Ring-ditch, Threecastles, Co. Kilkenny
Co. Kilkenny |
Ritual/Ceremonial
Beneath a ploughed field near Threecastles in County Kilkenny, four ancient circular ditches lie close together in the landscape, invisible to anyone walking the ground but legible from the air as faint discolourations in a growing crop.
Ring-ditches of this kind are typically the eroded remains of prehistoric burial monuments, the outer ditches of round barrows or similar earthworks whose above-ground mounding has long since been ploughed flat. What survives is essentially a negative impression in the soil, revealed only when differential moisture or crop growth betrays the line of a long-filled trench.

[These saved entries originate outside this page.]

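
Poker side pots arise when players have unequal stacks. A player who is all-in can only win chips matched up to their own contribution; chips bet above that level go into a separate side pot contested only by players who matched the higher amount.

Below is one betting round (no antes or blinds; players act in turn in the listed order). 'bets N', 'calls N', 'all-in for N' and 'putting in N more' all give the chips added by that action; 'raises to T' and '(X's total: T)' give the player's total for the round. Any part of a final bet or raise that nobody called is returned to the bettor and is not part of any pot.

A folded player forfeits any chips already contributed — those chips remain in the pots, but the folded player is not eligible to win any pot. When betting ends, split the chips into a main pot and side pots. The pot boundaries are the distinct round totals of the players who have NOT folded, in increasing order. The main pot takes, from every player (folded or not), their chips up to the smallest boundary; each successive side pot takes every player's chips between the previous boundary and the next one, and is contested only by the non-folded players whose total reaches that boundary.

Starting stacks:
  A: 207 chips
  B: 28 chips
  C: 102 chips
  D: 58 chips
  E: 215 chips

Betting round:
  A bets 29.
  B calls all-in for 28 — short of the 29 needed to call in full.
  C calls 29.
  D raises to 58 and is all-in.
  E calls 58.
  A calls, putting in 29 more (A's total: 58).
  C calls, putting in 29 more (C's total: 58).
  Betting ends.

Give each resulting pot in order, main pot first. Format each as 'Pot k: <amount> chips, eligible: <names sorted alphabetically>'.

Contributions: A=58, B=28, C=58, D=58, E=58
Pot levels (distinct totals of non-folded players): 28, 58
Layer 1-28: 28 each from A, B, C, D, E = 28*5 = 140 chips; eligible A, B, C, D, E
Layer 29-58: 30 each from A, C, D, E = 30*4 = 120 chips; eligible A, C, D, E

Pot 1: 140 chips, eligible: A, B, C, D, E
Pot 2: 120 chips, eligible: A, C, D, E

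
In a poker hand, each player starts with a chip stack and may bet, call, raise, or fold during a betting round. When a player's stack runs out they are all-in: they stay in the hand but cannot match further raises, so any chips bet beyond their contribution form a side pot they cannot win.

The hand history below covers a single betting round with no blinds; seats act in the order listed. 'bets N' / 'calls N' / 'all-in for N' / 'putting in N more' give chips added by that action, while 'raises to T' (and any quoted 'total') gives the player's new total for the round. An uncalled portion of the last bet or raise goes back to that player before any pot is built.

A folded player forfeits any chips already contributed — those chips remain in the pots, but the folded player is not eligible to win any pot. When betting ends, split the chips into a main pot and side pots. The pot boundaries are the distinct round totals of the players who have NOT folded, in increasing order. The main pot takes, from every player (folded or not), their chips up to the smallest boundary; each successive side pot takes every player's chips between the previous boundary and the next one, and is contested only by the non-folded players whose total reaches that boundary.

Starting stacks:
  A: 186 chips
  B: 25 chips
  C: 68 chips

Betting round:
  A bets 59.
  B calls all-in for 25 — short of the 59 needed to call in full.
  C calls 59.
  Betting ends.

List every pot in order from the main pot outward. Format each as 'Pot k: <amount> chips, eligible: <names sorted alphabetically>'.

Pot 1: 75 chips, eligible: A, B, C
Pot 2: 68 chips, eligible: A, C

Derivation:
Contributions: A=59, B=25, C=59
Pot levels (distinct totals of non-folded players): 25, 59
Layer 1-25: 25 each from A, B, C = 25*3 = 75 chips; eligible A, B, C
Layer 26-59: 34 each from A, C = 34*2 = 68 chips; eligible A, C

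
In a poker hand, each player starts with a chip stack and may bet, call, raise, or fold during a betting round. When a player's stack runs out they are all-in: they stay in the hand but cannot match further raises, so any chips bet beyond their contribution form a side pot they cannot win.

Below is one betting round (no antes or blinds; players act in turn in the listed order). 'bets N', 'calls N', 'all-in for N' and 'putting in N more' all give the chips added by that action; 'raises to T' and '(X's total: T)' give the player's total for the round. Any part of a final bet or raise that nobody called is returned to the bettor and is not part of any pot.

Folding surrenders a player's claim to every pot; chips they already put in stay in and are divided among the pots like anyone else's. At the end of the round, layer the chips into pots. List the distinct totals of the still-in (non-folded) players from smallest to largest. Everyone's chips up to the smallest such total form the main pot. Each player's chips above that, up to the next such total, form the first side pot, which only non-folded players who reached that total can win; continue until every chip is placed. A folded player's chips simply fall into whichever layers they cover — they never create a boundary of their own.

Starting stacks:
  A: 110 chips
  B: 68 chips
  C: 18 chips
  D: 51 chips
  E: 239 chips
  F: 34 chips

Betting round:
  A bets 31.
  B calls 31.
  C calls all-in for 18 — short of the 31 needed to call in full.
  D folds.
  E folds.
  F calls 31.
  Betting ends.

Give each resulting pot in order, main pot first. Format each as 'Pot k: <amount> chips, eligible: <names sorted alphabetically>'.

Contributions: A=31, B=31, C=18, F=31
Folded: D, E
Pot levels (distinct totals of non-folded players): 18, 31
Layer 1-18: 18 each from A, B, C, F = 18*4 = 72 chips; eligible A, B, C, F
Layer 19-31: 13 each from A, B, F = 13*3 = 39 chips; eligible A, B, F

Pot 1: 72 chips, eligible: A, B, C, F
Pot 2: 39 chips, eligible: A, B, F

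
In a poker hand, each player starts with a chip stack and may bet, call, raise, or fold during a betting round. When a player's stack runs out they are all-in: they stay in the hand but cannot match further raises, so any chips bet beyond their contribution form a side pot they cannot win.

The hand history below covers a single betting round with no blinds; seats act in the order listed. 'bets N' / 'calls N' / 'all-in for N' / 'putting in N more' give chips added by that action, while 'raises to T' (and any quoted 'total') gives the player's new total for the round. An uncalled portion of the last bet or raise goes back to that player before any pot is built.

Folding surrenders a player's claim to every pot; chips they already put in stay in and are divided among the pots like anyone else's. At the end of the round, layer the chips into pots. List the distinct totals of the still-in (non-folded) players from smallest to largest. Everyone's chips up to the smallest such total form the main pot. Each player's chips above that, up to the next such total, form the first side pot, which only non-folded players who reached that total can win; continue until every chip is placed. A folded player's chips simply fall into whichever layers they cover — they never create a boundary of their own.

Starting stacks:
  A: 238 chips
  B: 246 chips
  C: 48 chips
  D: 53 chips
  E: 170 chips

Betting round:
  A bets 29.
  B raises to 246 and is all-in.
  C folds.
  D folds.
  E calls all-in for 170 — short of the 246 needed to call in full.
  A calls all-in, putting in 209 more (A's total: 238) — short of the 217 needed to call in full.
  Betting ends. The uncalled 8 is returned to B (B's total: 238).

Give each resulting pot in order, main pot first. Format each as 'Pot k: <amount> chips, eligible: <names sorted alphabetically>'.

Pot 1: 510 chips, eligible: A, B, E
Pot 2: 136 chips, eligible: A, B

Derivation:
Contributions (after 8 returned to B): A=238, B=238, E=170
Folded: C, D
Pot levels (distinct totals of non-folded players): 170, 238
Layer 1-170: 170 each from A, B, E = 170*3 = 510 chips; eligible A, B, E
Layer 171-238: 68 each from A, B = 68*2 = 136 chips; eligible A, B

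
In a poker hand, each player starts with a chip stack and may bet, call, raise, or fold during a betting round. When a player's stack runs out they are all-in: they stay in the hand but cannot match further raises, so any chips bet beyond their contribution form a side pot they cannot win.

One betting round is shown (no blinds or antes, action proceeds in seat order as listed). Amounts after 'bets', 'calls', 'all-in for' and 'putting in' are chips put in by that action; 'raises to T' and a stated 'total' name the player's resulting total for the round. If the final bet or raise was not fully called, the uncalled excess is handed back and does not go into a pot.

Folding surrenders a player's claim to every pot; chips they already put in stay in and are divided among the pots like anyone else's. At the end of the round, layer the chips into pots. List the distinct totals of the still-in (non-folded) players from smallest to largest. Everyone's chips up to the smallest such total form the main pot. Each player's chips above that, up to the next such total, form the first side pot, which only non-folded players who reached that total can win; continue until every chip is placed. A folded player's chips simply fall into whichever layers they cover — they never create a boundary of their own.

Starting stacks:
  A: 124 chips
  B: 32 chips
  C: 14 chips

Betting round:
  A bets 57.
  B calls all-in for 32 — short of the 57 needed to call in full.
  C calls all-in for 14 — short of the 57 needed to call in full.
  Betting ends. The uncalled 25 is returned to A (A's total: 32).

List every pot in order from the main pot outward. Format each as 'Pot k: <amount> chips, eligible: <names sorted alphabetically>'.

Pot 1: 42 chips, eligible: A, B, C
Pot 2: 36 chips, eligible: A, B

Derivation:
Contributions (after 25 returned to A): A=32, B=32, C=14
Pot levels (distinct totals of non-folded players): 14, 32
Layer 1-14: 14 each from A, B, C = 14*3 = 42 chips; eligible A, B, C
Layer 15-32: 18 each from A, B = 18*2 = 36 chips; eligible A, B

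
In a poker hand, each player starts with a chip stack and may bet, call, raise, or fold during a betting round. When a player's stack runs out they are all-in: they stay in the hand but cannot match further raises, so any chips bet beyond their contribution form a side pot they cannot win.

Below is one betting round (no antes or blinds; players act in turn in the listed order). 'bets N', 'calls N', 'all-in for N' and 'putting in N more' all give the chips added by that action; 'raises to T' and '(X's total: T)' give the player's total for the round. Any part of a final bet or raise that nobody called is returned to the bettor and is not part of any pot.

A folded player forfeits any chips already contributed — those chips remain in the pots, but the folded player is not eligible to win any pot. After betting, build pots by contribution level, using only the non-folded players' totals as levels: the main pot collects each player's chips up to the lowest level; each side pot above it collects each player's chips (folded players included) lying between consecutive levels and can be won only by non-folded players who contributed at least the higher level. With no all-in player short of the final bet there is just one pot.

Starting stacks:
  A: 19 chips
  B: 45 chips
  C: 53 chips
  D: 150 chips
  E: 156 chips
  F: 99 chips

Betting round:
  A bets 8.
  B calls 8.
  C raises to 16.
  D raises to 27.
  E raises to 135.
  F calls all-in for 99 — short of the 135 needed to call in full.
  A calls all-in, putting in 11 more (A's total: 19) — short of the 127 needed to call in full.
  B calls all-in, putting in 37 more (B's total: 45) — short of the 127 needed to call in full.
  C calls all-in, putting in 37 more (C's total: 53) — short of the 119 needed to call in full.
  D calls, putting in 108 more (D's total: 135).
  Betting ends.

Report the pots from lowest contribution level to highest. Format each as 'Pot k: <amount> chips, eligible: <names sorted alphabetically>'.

Contributions: A=19, B=45, C=53, D=135, E=135, F=99
Pot levels (distinct totals of non-folded players): 19, 45, 53, 99, 135
Layer 1-19: 19 each from A, B, C, D, E, F = 19*6 = 114 chips; eligible A, B, C, D, E, F
Layer 20-45: 26 each from B, C, D, E, F = 26*5 = 130 chips; eligible B, C, D, E, F
Layer 46-53: 8 each from C, D, E, F = 8*4 = 32 chips; eligible C, D, E, F
Layer 54-99: 46 each from D, E, F = 46*3 = 138 chips; eligible D, E, F
Layer 100-135: 36 each from D, E = 36*2 = 72 chips; eligible D, E

Pot 1: 114 chips, eligible: A, B, C, D, E, F
Pot 2: 130 chips, eligible: B, C, D, E, F
Pot 3: 32 chips, eligible: C, D, E, F
Pot 4: 138 chips, eligible: D, E, F
Pot 5: 72 chips, eligible: D, E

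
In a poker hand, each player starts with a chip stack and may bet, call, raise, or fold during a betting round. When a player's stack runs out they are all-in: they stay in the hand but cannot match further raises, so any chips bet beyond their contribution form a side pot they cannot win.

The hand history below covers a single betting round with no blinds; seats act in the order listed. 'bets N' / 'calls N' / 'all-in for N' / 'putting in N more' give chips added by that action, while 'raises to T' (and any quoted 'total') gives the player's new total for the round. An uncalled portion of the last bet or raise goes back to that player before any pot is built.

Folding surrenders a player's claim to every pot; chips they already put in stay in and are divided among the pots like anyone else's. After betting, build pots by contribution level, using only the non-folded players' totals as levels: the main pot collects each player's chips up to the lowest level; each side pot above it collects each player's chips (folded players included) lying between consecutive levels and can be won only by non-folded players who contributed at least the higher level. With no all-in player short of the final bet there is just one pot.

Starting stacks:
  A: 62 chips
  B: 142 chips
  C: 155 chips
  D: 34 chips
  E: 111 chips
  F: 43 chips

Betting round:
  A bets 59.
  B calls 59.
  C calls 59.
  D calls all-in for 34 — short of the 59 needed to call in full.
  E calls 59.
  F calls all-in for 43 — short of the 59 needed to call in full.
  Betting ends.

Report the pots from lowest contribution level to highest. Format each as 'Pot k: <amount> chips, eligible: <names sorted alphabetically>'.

Pot 1: 204 chips, eligible: A, B, C, D, E, F
Pot 2: 45 chips, eligible: A, B, C, E, F
Pot 3: 64 chips, eligible: A, B, C, E

Derivation:
Contributions: A=59, B=59, C=59, D=34, E=59, F=43
Pot levels (distinct totals of non-folded players): 34, 43, 59
Layer 1-34: 34 each from A, B, C, D, E, F = 34*6 = 204 chips; eligible A, B, C, D, E, F
Layer 35-43: 9 each from A, B, C, E, F = 9*5 = 45 chips; eligible A, B, C, E, F
Layer 44-59: 16 each from A, B, C, E = 16*4 = 64 chips; eligible A, B, C, E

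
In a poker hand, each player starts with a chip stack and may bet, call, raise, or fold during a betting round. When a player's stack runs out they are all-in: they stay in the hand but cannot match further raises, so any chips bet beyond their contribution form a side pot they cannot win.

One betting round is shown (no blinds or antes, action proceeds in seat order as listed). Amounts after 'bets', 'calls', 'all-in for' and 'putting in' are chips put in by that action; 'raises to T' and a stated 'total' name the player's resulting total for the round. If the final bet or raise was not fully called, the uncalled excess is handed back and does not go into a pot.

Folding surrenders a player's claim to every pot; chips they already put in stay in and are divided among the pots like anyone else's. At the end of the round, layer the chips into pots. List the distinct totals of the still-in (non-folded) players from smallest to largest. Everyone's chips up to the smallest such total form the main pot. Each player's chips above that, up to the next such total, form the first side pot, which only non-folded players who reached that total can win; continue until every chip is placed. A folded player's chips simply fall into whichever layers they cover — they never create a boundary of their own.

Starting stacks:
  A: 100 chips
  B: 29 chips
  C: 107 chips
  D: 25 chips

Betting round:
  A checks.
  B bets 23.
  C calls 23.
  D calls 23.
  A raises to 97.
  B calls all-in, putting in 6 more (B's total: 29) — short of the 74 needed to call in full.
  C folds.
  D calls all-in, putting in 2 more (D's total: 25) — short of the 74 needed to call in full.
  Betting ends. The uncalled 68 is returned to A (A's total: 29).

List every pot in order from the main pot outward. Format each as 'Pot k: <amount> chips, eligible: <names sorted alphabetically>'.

Pot 1: 98 chips, eligible: A, B, D
Pot 2: 8 chips, eligible: A, B

Derivation:
Contributions (after 68 returned to A): A=29, B=29, C=23, D=25
Folded: C
Pot levels (distinct totals of non-folded players): 25, 29
Layer 1-25: A 25 + B 25 + C 23 + D 25 = 98 chips; eligible A, B, D
Layer 26-29: 4 each from A, B = 4*2 = 8 chips; eligible A, B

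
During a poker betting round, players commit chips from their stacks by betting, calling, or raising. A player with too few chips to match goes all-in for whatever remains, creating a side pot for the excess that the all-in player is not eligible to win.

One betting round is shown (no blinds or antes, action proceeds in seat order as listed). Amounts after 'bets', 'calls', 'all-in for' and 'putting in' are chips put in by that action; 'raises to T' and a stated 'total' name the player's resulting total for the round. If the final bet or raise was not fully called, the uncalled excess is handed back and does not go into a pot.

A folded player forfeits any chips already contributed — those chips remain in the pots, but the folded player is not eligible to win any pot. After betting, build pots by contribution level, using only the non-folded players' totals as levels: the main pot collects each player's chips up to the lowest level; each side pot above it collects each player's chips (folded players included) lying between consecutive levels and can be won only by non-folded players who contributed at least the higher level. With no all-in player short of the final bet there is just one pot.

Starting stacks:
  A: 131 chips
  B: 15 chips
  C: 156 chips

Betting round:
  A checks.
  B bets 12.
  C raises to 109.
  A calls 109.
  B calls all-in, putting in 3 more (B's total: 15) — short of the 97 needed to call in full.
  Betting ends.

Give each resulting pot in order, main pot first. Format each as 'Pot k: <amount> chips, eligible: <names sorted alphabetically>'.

Pot 1: 45 chips, eligible: A, B, C
Pot 2: 188 chips, eligible: A, C

Derivation:
Contributions: A=109, B=15, C=109
Pot levels (distinct totals of non-folded players): 15, 109
Layer 1-15: 15 each from A, B, C = 15*3 = 45 chips; eligible A, B, C
Layer 16-109: 94 each from A, C = 94*2 = 188 chips; eligible A, C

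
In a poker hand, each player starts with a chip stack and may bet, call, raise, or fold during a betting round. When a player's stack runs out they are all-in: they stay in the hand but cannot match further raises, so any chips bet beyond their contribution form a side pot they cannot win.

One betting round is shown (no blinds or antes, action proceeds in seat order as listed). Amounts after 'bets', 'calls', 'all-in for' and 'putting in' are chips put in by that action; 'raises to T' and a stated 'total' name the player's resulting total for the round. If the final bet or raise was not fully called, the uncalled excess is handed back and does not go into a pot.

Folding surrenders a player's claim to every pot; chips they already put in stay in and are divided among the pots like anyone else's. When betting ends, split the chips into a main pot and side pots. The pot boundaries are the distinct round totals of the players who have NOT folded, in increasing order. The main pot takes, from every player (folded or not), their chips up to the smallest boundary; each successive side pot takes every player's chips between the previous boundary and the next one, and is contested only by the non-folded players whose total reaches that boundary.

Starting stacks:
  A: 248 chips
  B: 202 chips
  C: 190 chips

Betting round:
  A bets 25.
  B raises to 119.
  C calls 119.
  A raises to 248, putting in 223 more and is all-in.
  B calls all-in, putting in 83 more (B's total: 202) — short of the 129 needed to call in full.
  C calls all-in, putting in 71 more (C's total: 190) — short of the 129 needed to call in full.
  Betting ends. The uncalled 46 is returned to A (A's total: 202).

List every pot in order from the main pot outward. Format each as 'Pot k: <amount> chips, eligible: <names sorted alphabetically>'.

Pot 1: 570 chips, eligible: A, B, C
Pot 2: 24 chips, eligible: A, B

Derivation:
Contributions (after 46 returned to A): A=202, B=202, C=190
Pot levels (distinct totals of non-folded players): 190, 202
Layer 1-190: 190 each from A, B, C = 190*3 = 570 chips; eligible A, B, C
Layer 191-202: 12 each from A, B = 12*2 = 24 chips; eligible A, B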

All four were identified as cropmarks on a single aerial photograph taken on 20 August 1991. The one catalogued here measures approximately 20 metres in diameter, and its three companions lie to the north and north-west at distances of roughly 50 metres, 110 metres, and 240 metres respectively, suggesting a loose prehistoric grouping rather than an isolated monument. Since that photograph was taken, the R693 road has been constructed along a north-west to south-east line that cuts directly between the four sites, placing two of them to the east and two to the west. The road has introduced a modern division into what was once a single coherent cluster, and any subsurface archaeology that lay in its path will have been disturbed or destroyed in the process.